In a case entitled Robert Rubenstein v. The Florida Bar, United States District Court Judge Beth Bloom of the Southern District of Florida ruled last week that it is unconstitutional for the Florida Bar to prevent a lawyer from using past results in advertising their services, saying that the Bar had the burden of establishing that the ban on the use of past results in attorney advertising supports the interests the Rules were designed to promote, and that they failed to meet that burden.
Robert Rubenstein's tv ads made claims that he had collected over $50 million for clients in the past year, and also noted that these were gross recovery amounts and that, "results in individual cases are based on the unique facts of each." The Florida Bar warned Rubenstein not to run the ads, and threatened disciplinary proceedings. Rubenstein responded by filing suit.

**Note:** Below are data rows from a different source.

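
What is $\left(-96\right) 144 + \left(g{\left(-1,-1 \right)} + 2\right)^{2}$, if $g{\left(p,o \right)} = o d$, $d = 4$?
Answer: $-13820$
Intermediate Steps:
$g{\left(p,o \right)} = 4 o$ ($g{\left(p,o \right)} = o 4 = 4 o$)
$\left(-96\right) 144 + \left(g{\left(-1,-1 \right)} + 2\right)^{2} = \left(-96\right) 144 + \left(4 \left(-1\right) + 2\right)^{2} = -13824 + \left(-4 + 2\right)^{2} = -13824 + \left(-2\right)^{2} = -13824 + 4 = -13820$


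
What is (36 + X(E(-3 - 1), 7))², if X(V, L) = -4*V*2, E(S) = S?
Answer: 4624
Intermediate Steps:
X(V, L) = -8*V
(36 + X(E(-3 - 1), 7))² = (36 - 8*(-3 - 1))² = (36 - 8*(-4))² = (36 + 32)² = 68² = 4624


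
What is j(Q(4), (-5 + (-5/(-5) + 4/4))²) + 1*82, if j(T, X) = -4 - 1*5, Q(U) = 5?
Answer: 73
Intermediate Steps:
j(T, X) = -9 (j(T, X) = -4 - 5 = -9)
j(Q(4), (-5 + (-5/(-5) + 4/4))²) + 1*82 = -9 + 1*82 = -9 + 82 = 73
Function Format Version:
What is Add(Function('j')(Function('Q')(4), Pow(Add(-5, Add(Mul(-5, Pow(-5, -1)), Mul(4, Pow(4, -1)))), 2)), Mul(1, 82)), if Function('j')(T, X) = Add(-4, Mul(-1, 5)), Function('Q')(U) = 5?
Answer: 73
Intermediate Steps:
Function('j')(T, X) = -9 (Function('j')(T, X) = Add(-4, -5) = -9)
Add(Function('j')(Function('Q')(4), Pow(Add(-5, Add(Mul(-5, Pow(-5, -1)), Mul(4, Pow(4, -1)))), 2)), Mul(1, 82)) = Add(-9, Mul(1, 82)) = Add(-9, 82) = 73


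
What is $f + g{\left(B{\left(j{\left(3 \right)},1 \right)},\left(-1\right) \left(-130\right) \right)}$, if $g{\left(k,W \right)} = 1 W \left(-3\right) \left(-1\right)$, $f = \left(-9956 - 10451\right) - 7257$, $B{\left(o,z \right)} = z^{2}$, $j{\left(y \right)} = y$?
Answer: $-27274$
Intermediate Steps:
$f = -27664$ ($f = -20407 - 7257 = -27664$)
$g{\left(k,W \right)} = 3 W$ ($g{\left(k,W \right)} = 1 \left(- 3 W\right) \left(-1\right) = - 3 W \left(-1\right) = 3 W$)
$f + g{\left(B{\left(j{\left(3 \right)},1 \right)},\left(-1\right) \left(-130\right) \right)} = -27664 + 3 \left(\left(-1\right) \left(-130\right)\right) = -27664 + 3 \cdot 130 = -27664 + 390 = -27274$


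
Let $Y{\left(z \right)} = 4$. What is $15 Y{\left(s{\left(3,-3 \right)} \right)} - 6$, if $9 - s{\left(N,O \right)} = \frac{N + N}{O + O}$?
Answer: $54$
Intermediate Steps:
$s{\left(N,O \right)} = 9 - \frac{N}{O}$ ($s{\left(N,O \right)} = 9 - \frac{N + N}{O + O} = 9 - \frac{2 N}{2 O} = 9 - 2 N \frac{1}{2 O} = 9 - \frac{N}{O}$)
$15 Y{\left(s{\left(3,-3 \right)} \right)} - 6 = 15 \cdot 4 - 6 = 60 - 6 = 54$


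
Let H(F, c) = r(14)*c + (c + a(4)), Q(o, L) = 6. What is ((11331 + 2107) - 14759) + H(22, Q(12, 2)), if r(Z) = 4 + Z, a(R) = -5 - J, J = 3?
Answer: -1215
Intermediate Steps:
a(R) = -8 (a(R) = -5 - 1*3 = -5 - 3 = -8)
H(F, c) = -8 + 19*c (H(F, c) = (4 + 14)*c + (c - 8) = 18*c + (-8 + c) = -8 + 19*c)
((11331 + 2107) - 14759) + H(22, Q(12, 2)) = ((11331 + 2107) - 14759) + (-8 + 19*6) = (13438 - 14759) + (-8 + 114) = -1321 + 106 = -1215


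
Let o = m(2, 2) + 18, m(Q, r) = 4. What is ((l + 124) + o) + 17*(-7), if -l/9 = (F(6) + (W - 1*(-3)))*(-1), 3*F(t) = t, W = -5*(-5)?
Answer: 297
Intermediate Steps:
W = 25
F(t) = t/3
l = 270 (l = -9*((1/3)*6 + (25 - 1*(-3)))*(-1) = -9*(2 + (25 + 3))*(-1) = -9*(2 + 28)*(-1) = -270*(-1) = -9*(-30) = 270)
o = 22 (o = 4 + 18 = 22)
((l + 124) + o) + 17*(-7) = ((270 + 124) + 22) + 17*(-7) = (394 + 22) - 119 = 416 - 119 = 297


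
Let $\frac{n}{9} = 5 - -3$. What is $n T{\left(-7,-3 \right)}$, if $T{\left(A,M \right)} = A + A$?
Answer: $-1008$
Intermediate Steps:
$T{\left(A,M \right)} = 2 A$
$n = 72$ ($n = 9 \left(5 - -3\right) = 9 \left(5 + 3\right) = 9 \cdot 8 = 72$)
$n T{\left(-7,-3 \right)} = 72 \cdot 2 \left(-7\right) = 72 \left(-14\right) = -1008$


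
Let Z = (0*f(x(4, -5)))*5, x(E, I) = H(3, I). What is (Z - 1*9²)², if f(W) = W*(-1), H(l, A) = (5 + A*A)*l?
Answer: 6561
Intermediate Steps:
H(l, A) = l*(5 + A²) (H(l, A) = (5 + A²)*l = l*(5 + A²))
x(E, I) = 15 + 3*I² (x(E, I) = 3*(5 + I²) = 15 + 3*I²)
f(W) = -W
Z = 0 (Z = (0*(-(15 + 3*(-5)²)))*5 = (0*(-(15 + 3*25)))*5 = (0*(-(15 + 75)))*5 = (0*(-1*90))*5 = (0*(-90))*5 = 0*5 = 0)
(Z - 1*9²)² = (0 - 1*9²)² = (0 - 1*81)² = (0 - 81)² = (-81)² = 6561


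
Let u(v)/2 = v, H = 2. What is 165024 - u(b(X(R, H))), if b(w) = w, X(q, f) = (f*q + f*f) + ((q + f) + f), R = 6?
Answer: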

Notably, in 2013, the Florida Bar changed its rules to allow attorneys to include past results in their advertising if those results were objectively verifiable and accompanied by the appropriate disclaimers, so as to avoid misleading the public.
In 2014, the Bar’s Board of Governors issued new “Guidelines for Advertising Past Results.” The Guidelines note that "inclusion of past results in advertising carries a particularly high risk of being misleading," that additional information would be required to accompany such results, and that as such, billboards, radio and television advertisements were not appropriate forms of media for advertising past results. The Guidelines also contain specific restrictions and instructions regarding advertising specific dollar amounts or aggregating past results.

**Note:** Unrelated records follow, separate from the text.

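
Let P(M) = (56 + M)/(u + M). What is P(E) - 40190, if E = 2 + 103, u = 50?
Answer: -6229289/155 ≈ -40189.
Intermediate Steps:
E = 105
P(M) = (56 + M)/(50 + M)
P(E) - 40190 = (56 + 105)/(50 + 105) - 40190 = 161/155 - 40190 = -6229289/155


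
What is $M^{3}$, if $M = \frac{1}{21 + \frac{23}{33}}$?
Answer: $\frac{35937}{367061696} \approx 9.7904 \cdot 10^{-5}$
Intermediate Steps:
$M = \frac{33}{716}$ ($M = \frac{1}{21 + 23 \cdot \frac{1}{33}} = \frac{1}{21 + \frac{23}{33}} = \frac{1}{\frac{716}{33}} = \frac{33}{716} \approx 0.046089$)
$M^{3} = \left(\frac{33}{716}\right)^{3} = \frac{35937}{367061696}$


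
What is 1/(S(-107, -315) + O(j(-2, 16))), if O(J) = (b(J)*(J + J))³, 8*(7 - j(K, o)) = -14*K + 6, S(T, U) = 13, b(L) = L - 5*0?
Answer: 512/1778217 ≈ 0.00028793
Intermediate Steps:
b(L) = L (b(L) = L + 0 = L)
j(K, o) = 25/4 + 7*K/4 (j(K, o) = 7 - (-14*K + 6)/8 = 7 - (6 - 14*K)/8 = 7 + (-¾ + 7*K/4) = 25/4 + 7*K/4)
O(J) = 8*J⁶ (O(J) = (J*(J + J))³ = (J*(2*J))³ = (2*J²)³ = 8*J⁶)
1/(S(-107, -315) + O(j(-2, 16))) = 1/(13 + 8*(25/4 + (7/4)*(-2))⁶) = 1/(13 + 8*(25/4 - 7/2)⁶) = 1/(13 + 8*(11/4)⁶) = 1/(13 + 8*(1771561/4096)) = 1/(13 + 1771561/512) = 1/(1778217/512) = 512/1778217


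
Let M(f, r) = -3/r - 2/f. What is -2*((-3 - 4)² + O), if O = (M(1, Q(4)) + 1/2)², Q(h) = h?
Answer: -865/8 ≈ -108.13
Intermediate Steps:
O = 81/16 (O = ((-3/4 - 2/1) + 1/2)² = ((-3*¼ - 2*1) + 1*(½))² = ((-¾ - 2) + ½)² = (-11/4 + ½)² = (-9/4)² = 81/16 ≈ 5.0625)
-2*((-3 - 4)² + O) = -2*((-3 - 4)² + 81/16) = -2*((-7)² + 81/16) = -2*(49 + 81/16) = -2*865/16 = -865/8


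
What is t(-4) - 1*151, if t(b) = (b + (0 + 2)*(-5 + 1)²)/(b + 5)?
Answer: -123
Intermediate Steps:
t(b) = (32 + b)/(5 + b) (t(b) = (b + 2*(-4)²)/(5 + b) = (b + 2*16)/(5 + b) = (b + 32)/(5 + b) = (32 + b)/(5 + b))
t(-4) - 1*151 = (32 - 4)/(5 - 4) - 1*151 = 28/1 - 151 = 1*28 - 151 = 28 - 151 = -123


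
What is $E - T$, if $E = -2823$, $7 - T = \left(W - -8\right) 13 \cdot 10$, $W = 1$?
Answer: $-1660$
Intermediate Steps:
$T = -1163$ ($T = 7 - \left(1 - -8\right) 13 \cdot 10 = 7 - \left(1 + 8\right) 13 \cdot 10 = 7 - 9 \cdot 13 \cdot 10 = 7 - 117 \cdot 10 = 7 - 1170 = -1163$)
$E - T = -2823 - -1163 = -2823 + 1163 = -1660$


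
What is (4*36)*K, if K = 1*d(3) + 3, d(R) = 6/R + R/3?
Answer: 864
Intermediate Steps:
d(R) = 6/R + R/3 (d(R) = 6/R + R*(⅓) = 6/R + R/3)
K = 6 (K = 1*(6/3 + (⅓)*3) + 3 = 1*(6*(⅓) + 1) + 3 = 1*(2 + 1) + 3 = 1*3 + 3 = 3 + 3 = 6)
(4*36)*K = (4*36)*6 = 144*6 = 864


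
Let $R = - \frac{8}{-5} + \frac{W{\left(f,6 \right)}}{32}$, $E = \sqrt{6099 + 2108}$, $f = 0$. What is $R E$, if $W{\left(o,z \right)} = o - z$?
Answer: $\frac{113 \sqrt{8207}}{80} \approx 127.96$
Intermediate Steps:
$E = \sqrt{8207} \approx 90.593$
$R = \frac{113}{80}$ ($R = - \frac{8}{-5} + \frac{0 - 6}{32} = \left(-8\right) \left(- \frac{1}{5}\right) + \left(0 - 6\right) \frac{1}{32} = \frac{8}{5} - \frac{3}{16} = \frac{113}{80} \approx 1.4125$)
$R E = \frac{113 \sqrt{8207}}{80}$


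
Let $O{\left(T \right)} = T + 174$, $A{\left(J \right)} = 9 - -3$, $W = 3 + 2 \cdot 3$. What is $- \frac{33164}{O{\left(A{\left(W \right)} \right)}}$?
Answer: $- \frac{16582}{93} \approx -178.3$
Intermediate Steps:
$W = 9$ ($W = 3 + 6 = 9$)
$A{\left(J \right)} = 12$ ($A{\left(J \right)} = 9 + 3 = 12$)
$O{\left(T \right)} = 174 + T$
$- \frac{33164}{O{\left(A{\left(W \right)} \right)}} = - \frac{33164}{174 + 12} = - \frac{33164}{186} = \left(-33164\right) \frac{1}{186} = - \frac{16582}{93}$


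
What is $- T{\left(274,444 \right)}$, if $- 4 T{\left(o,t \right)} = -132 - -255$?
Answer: $\frac{123}{4} \approx 30.75$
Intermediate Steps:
$T{\left(o,t \right)} = - \frac{123}{4}$ ($T{\left(o,t \right)} = - \frac{-132 - -255}{4} = - \frac{-132 + 255}{4} = \left(- \frac{1}{4}\right) 123 = - \frac{123}{4}$)
$- T{\left(274,444 \right)} = \left(-1\right) \left(- \frac{123}{4}\right) = \frac{123}{4}$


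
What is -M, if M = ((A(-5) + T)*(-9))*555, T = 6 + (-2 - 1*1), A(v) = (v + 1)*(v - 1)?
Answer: 134865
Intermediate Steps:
A(v) = (1 + v)*(-1 + v)
T = 3 (T = 6 + (-2 - 1) = 6 - 3 = 3)
M = -134865 (M = (((-1 + (-5)**2) + 3)*(-9))*555 = (((-1 + 25) + 3)*(-9))*555 = ((24 + 3)*(-9))*555 = (27*(-9))*555 = -243*555 = -134865)
-M = -1*(-134865) = 134865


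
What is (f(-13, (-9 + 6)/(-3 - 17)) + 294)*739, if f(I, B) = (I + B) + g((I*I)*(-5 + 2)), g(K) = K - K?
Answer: 4155397/20 ≈ 2.0777e+5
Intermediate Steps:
g(K) = 0
f(I, B) = B + I (f(I, B) = (I + B) + 0 = (B + I) + 0 = B + I)
(f(-13, (-9 + 6)/(-3 - 17)) + 294)*739 = (((-9 + 6)/(-3 - 17) - 13) + 294)*739 = ((-3/(-20) - 13) + 294)*739 = ((-3*(-1/20) - 13) + 294)*739 = ((3/20 - 13) + 294)*739 = (-257/20 + 294)*739 = (5623/20)*739 = 4155397/20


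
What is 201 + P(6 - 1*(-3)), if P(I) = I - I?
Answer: 201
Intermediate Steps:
P(I) = 0
201 + P(6 - 1*(-3)) = 201 + 0 = 201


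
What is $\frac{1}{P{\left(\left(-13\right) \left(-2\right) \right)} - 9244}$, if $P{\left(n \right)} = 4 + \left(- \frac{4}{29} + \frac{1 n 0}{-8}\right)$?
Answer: $- \frac{29}{267964} \approx -0.00010822$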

The Court's opinion reiterates that lawyer advertising is protected commercial speech under the First Amendment and concluded that the Florida Bar, while claiming that the inclusion of past results in tv and radio advertisements was inherently misleading, failed to provide any factual support for this claim. Indeed, surveys conducted by the Bar itself indicated that consumers felt that past results were an important piece of information when choosing a lawyer. In addition, the disparity in the rules and guidelines in allowing past results in other forms of advertising, but excluding it from billboards, television and radio ads, was troubling to the Court.

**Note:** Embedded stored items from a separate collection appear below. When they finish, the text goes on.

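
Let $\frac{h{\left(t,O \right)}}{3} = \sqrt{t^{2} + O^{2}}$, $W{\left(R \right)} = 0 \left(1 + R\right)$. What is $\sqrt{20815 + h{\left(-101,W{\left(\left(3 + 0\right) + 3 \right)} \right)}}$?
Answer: $\sqrt{21118} \approx 145.32$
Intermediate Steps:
$W{\left(R \right)} = 0$
$h{\left(t,O \right)} = 3 \sqrt{O^{2} + t^{2}}$ ($h{\left(t,O \right)} = 3 \sqrt{t^{2} + O^{2}} = 3 \sqrt{O^{2} + t^{2}}$)
$\sqrt{20815 + h{\left(-101,W{\left(\left(3 + 0\right) + 3 \right)} \right)}} = \sqrt{20815 + 3 \sqrt{0^{2} + \left(-101\right)^{2}}} = \sqrt{20815 + 3 \sqrt{0 + 10201}} = \sqrt{20815 + 3 \sqrt{10201}} = \sqrt{20815 + 3 \cdot 101} = \sqrt{20815 + 303} = \sqrt{21118}$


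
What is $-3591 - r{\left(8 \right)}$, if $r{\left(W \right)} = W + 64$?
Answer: $-3663$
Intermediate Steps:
$r{\left(W \right)} = 64 + W$
$-3591 - r{\left(8 \right)} = -3591 - \left(64 + 8\right) = -3591 - 72 = -3663$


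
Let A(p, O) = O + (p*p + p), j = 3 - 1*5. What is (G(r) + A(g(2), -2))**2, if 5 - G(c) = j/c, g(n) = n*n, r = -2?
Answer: 484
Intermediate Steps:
g(n) = n**2
j = -2 (j = 3 - 5 = -2)
A(p, O) = O + p + p**2 (A(p, O) = O + (p**2 + p) = O + (p + p**2) = O + p + p**2)
G(c) = 5 + 2/c (G(c) = 5 - (-2)/c = 5 + 2/c)
(G(r) + A(g(2), -2))**2 = ((5 + 2/(-2)) + (-2 + 2**2 + (2**2)**2))**2 = ((5 + 2*(-1/2)) + (-2 + 4 + 4**2))**2 = ((5 - 1) + (-2 + 4 + 16))**2 = (4 + 18)**2 = 22**2 = 484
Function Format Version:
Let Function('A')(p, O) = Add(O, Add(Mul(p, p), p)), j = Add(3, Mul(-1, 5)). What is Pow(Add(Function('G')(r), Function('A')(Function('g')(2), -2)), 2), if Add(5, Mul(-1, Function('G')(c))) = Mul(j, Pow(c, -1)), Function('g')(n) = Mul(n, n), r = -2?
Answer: 484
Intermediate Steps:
Function('g')(n) = Pow(n, 2)
j = -2 (j = Add(3, -5) = -2)
Function('A')(p, O) = Add(O, p, Pow(p, 2)) (Function('A')(p, O) = Add(O, Add(Pow(p, 2), p)) = Add(O, Add(p, Pow(p, 2))) = Add(O, p, Pow(p, 2)))
Function('G')(c) = Add(5, Mul(2, Pow(c, -1))) (Function('G')(c) = Add(5, Mul(-1, Mul(-2, Pow(c, -1)))) = Add(5, Mul(2, Pow(c, -1))))
Pow(Add(Function('G')(r), Function('A')(Function('g')(2), -2)), 2) = Pow(Add(Add(5, Mul(2, Pow(-2, -1))), Add(-2, Pow(2, 2), Pow(Pow(2, 2), 2))), 2) = Pow(Add(Add(5, Mul(2, Rational(-1, 2))), Add(-2, 4, Pow(4, 2))), 2) = Pow(Add(Add(5, -1), Add(-2, 4, 16)), 2) = Pow(Add(4, 18), 2) = Pow(22, 2) = 484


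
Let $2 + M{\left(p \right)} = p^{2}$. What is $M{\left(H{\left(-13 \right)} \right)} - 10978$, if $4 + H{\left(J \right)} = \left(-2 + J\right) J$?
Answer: $25501$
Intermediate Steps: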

The Court concluded that, "The Bar has failed to demonstrate that its restrictions advance the governmental interests at play. For that reason alone, the Rules regarding the use of past results in attorney advertising as interpreted by the Guidelines are unconstitutional." But the analysis did not end there; the Court also held that, "The Bar has additionally failed to demonstrate that its subject restrictions on attorney speech are no broader than necessary to serve the interests they purport to advance."
But the Court went further than simply stating that the Bar's ban on Rubenstein's ads at issue in this particular case was unconstitutional. The opinion goes on to analyze the complete prohibition on attorney advertising referencing past results in indoor and outdoor display, television and radio media and to conclude that the blanket restriction is unconstitutional, stating,
The Bar can regulate attorney advertising. But, so long as it has not proven that its complete ban on advertising referring to past results in the specified media supports a substantial governmental interest, it is not justified in doing so as articulated in the Guidelines. The Bar may in the future seek to reconstitute the Guidelines by addressing and meeting its evidentiary burden, or may seek to introduce some sufficiently tailored variation of the Guidelines.
It remains to be seen whether Florida will attempt to modify the Guidelines.